Гулко постукивая новыми сапогами, к открытой двери подошел Сюсько с бумагой в руках. Остановился у порога. Заложив за спину руки, щеголевато покачался на носках сверкающих сапожек. И злорадно произнес:
— Ульяна Багно, мать комсомольца-бандита, выходи! Швайнэ-ррайнэ!

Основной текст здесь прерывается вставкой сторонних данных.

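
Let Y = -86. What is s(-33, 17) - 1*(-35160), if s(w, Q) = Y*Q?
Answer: 33698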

Голубое небо, на которое Оляна с тоской смотрела сквозь решетку, вдруг вспыхнуло ослепительной белизной, закачалось и на какой-то миг показалось той снежно-белой лилией… А потом сразу же все погасло. И белая колышущаяся лилия, и лица заключенных, со слезами смотревших на обреченную, и все вокруг растаяло, померкло, ушло куда-то…
До сознания Оляны не доходило ни ворчание полицейского, которому было поручено отвести ее в «Хвоинки», ни веселый хохот Савки Сюсько, ни чей-то плач в камере. И только выйдя на улицу, на свежий воздух, она пришла в себя. Посмотрела на дома, знакомые с детства и в эту роковую минуту какие-то необычайно уютные, родные, на лес, зеленевший за селом, на желтовато-серую песчаную дорогу — и ей так захотелось жить! Хоть один день да пожить бы! Увидеть Гришу. Приласкать его. Встретиться с Антоном.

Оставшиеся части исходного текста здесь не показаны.